地盤が軟弱な場所では、土やコンクリートの約100分の1の軽さである、発泡スチロールが軽量盛土として使用されています。発泡スチロールを盛土材料として使用する「EPS工法」とは、どういったものなのでしょうか。

■豪雨で道路に発砲スチロールが! EPS工法とは

 最近では、梅雨や台風の影響などにより、日本各地で豪雨災害が起こっていますが、多くの雨が降った結果、道路に発砲スチロールでできた軽量盛土が隆起する事態が発生しています。
 
 発泡スチロールで出来た道路とは、どのようなものなのでしょうか。

 2022年8月上旬、SNSに大雨により道路が地面からせり上がった結果、地面下に埋まっている発泡スチロールが露出した状態が投稿され話題となっています。

 その投稿に対して「道路の下に発泡スチロール入ってたの!」「エグすぎる」「道路の下ってこういうのもあるんですね」というような驚きの声が多くみられました。

 一般的なイメージでは、路面にアスファルト舗装が施されその下には土などがあると考える人が多いかもしれません。

 しかし、道路を建設する場合に地盤が軟弱な場所では、土やコンクリートの約100分の1の軽さである、発泡スチロールが軽量盛土として使用されていることがあります。

 このような発泡スチロールを盛土材料として使用することを「EPS工法」といいますが、どういったものなのでしょうか。

 建設用資材を販売している会社の担当者は、EPS工法について、以下のように話します。

「主に公共工事でEPS工法を活用しています。

 また、地盤が軟弱な場所では、土やコンクリートの場合沈んでしまうため、軽い素材である発泡スチロールを軽量盛土として活用しています。

 軽量盛土にはそのほかにも、ウレタンなどがあります」

 盛土といえば、土やコンクリートをイメージする人もいるかもしれませんが、状況や条件によっては軽い素材である発砲スチロールやウレタンが使用されることがあります。

 発泡スチロールは、土やコンクリートの約100分の1の軽量性を持ち、大型建設機械を必要とせず、人力による運搬もしやすいという特徴があります。

 また、発泡スチロールは自立性があるため、容易に積み重ねていくことが可能です。

 EPS工法は、軟弱地盤上の盛土や急傾斜地盛土、構造物の裏込、直立壁などの重さによる圧力や負担を減少する必要があるような場所で適用されています。

 荷物を運ぶ際に緩衝材として使われることもある、発砲スチロールですが、やはり軽くもろい印象があります。

 耐久性も求められる道路の盛土として使用し、問題ないのでしょうか。

 前出の担当者は、発泡スチロールを使用したEPS工法について、以下のように話します。

「軽量盛土は“耐候性がある”のがメリットのひとつです。

 薬品などによって侵食されることはほとんどありません。

 さらに軽量盛土という名前の通り、非常に軽い素材であるため、“施工しやすい”のもメリットのひとつです。

 発泡スチロールは1立方メートルで20kgの重さとなっており、女性でも片手で持てるほどのサイズ感であるため、人の手のみで工事をおこなうことができます。

 また、軽いということは地盤に与える影響が少ないということでもあります」

 このことから、軽いという特徴は、工事のしやすさと地盤への影響が少ないというメリットとして生かされるため、さまざまな道路で適用されていることがわかります。

■EPS工法のメリットやデメリットは?

 一方で、前出の担当者は続けて以下のように話します。

「しかし、軽いが故のデメリットもあります。

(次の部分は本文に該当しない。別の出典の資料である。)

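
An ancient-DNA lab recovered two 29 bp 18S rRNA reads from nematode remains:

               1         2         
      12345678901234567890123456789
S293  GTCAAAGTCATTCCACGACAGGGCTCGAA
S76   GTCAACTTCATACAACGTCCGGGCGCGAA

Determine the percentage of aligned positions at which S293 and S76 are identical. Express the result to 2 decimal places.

Differing sites — 6:A/C; 7:G/T; 12:T/A; 14:C/A; 18:A/T; 20:A/C; 25:T/G.
22 of the 29 sites match, so the percent identity is 22/29 × 100 = 75.86%.

75.86%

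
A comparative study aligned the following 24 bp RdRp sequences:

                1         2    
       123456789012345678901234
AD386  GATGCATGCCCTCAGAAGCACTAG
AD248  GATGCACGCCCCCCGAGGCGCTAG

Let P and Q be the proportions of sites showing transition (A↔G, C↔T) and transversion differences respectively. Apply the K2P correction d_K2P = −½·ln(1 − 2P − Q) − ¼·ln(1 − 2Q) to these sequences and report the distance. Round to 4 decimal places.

0.2568

Differing sites — 7:T/C (Ti); 12:T/C (Ti); 14:A/C (Tv); 17:A/G (Ti); 20:A/G (Ti).
Of the 5 differences, 4 transitions and 1 transversion over 24 sites: P = 4/24 = 0.166667, Q = 1/24 = 0.041667.
d = −0.5·ln(0.624999) − 0.25·ln(0.916666) = −0.5·(-0.470005) − 0.25·(-0.087012) = 0.2568.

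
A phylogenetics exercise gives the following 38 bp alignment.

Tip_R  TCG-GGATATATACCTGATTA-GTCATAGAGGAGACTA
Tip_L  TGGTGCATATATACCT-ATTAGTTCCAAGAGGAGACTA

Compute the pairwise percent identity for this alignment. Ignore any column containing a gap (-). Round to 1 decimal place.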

非常に軽い素材であるため、水に浮いてしまいます。

 通常の雨の場合は問題ないですが、ゲリラ豪雨など、予想外の雨が降り、道路が浸水し、隆起してしまった場合、発泡スチロールが強い力でコンクリートを押し上げて浮いてくるため、発泡スチロールがあらわになってしまいます」

 このような発泡スチロールのメリットでもある“軽さ”が仇となり、SNSで大きく話題となったような、豪雨による隆起が起こってしまいます。

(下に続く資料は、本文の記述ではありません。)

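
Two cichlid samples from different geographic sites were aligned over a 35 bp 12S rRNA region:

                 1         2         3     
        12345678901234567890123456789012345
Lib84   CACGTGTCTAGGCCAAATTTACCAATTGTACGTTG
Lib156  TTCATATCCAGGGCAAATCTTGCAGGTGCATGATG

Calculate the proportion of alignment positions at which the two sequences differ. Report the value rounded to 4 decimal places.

0.4000

The sequences differ at positions 1 (C/T), 2 (A/T), 4 (G/A), 6 (G/A), 9 (T/C), 13 (C/G), 19 (T/C), 21 (A/T), 22 (C/G), 25 (A/G), 26 (T/G), 29 (T/C), 31 (C/T), 33 (T/A).
There are 14 differences over 35 sites, so p = 14/35 = 0.4000.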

 そのほかにも、発砲スチロールを軽量盛土として使うデメリットがあるようです。

「発泡スチロールは原油でできているため、“油に弱い”というのがデメリットです。

 もしEPS工法を施した道路上でクルマによる火災が発生した場合、道路が沈下し、ガソリンが発泡スチロールに触れてしまい、発泡スチロールが溶けるため、道路の中が空洞の状態になってしまいます。

 また、軽量盛土は可燃物の扱いになるため、炎にも弱いです。

 火種が直接発泡スチロールに触れてしまった場合、同じく溶けてしまいます」

実際に発泡スチロールを使ったEPS工法を導入した工事例(画像:鳥取県公式サイトより)

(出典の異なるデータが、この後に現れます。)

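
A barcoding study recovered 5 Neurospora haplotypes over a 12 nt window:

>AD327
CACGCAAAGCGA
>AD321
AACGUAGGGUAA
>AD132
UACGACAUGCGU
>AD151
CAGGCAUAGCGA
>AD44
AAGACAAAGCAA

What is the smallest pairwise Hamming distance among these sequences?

2

Pairwise Hamming distances:
  AD327 vs AD321: 6
  AD327 vs AD132: 5
  AD327 vs AD151: 2
  AD327 vs AD44: 4
  AD321 vs AD132: 8
  AD321 vs AD151: 7
  AD321 vs AD44: 6
  AD132 vs AD151: 7
  AD132 vs AD44: 8
  AD151 vs AD44: 4
The smallest is 2, between AD327 and AD151.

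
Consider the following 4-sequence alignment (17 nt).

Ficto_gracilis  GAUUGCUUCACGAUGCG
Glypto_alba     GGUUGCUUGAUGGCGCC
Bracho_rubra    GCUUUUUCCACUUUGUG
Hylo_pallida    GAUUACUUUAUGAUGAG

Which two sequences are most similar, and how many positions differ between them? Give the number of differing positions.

4

Pairwise Hamming distances:
  Ficto_gracilis vs Glypto_alba: 6
  Ficto_gracilis vs Bracho_rubra: 7
  Ficto_gracilis vs Hylo_pallida: 4
  Glypto_alba vs Bracho_rubra: 11
  Glypto_alba vs Hylo_pallida: 7
  Bracho_rubra vs Hylo_pallida: 9
The smallest is 4, between Ficto_gracilis and Hylo_pallida.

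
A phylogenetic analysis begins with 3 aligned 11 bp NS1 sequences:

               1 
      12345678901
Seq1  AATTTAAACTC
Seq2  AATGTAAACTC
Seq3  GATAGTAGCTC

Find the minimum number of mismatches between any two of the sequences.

1

Pairwise Hamming distances:
  Seq1 vs Seq2: 1
  Seq1 vs Seq3: 5
  Seq2 vs Seq3: 5
The smallest is 1, between Seq1 and Seq2.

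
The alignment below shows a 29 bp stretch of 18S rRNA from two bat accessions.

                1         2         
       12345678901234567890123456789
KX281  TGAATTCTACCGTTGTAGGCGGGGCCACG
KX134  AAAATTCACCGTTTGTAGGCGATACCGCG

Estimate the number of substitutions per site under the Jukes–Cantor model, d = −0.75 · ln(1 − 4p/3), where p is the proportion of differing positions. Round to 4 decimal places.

Mismatches occur at site 1 (T↔A), site 2 (G↔A), site 8 (T↔A), site 9 (A↔C), site 11 (C↔G), site 12 (G↔T), site 22 (G↔A), site 23 (G↔T), site 24 (G↔A), site 27 (A↔G).
p = 10/29 = 0.344828.
d = −0.75 · ln(1 − (4/3)·0.344828) = −0.75 · ln(0.540229) = −0.75 · (-0.615762) = 0.4618.

0.4618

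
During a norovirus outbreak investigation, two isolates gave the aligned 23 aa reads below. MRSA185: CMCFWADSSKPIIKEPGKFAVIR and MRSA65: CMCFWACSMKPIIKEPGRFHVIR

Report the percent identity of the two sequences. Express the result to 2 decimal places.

82.61%

Mismatches occur at site 7 (D→C), site 9 (S→M), site 18 (K→R), site 20 (A→H).
19 of the 23 sites match, so the percent identity is 19/23 × 100 = 82.61%.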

 このように、発砲スチロールを軽量盛土に使うにはメリット・デメリットの両面があるため、地盤の特性に合わせた選択をする必要があります。

 しかし、EPS工法は、軟弱地盤対策工事や急傾斜地拡幅盛土工事、防振対策工事など、さまざまな用途で使われています。

 完成後の維持管理もしやすく、道路づくりに欠かせない工法のひとつとして、今でも活用されています。

 軽量で耐候性があり、耐震性にも優れている発泡スチロールは、日本に合った工法だといえるのかもしれません。

※ ※ ※

 実際に、2009年8月に発生した地震により、東名高速道路の路肩が崩落した事故では、地盤の軟弱性や盛土内に転石があることを考慮して、修復工事としてESP工法が用いられました。

 一晩で盛土を成功させたことからも、やはり、EPS工法の軽量性と施行性は十分であることが伺えます。

 デメリットはあるものの、軟弱な地盤の場合、その軽さを十分に生かせることから、メリット・デメリットを考慮したうえで利用され続けているのです。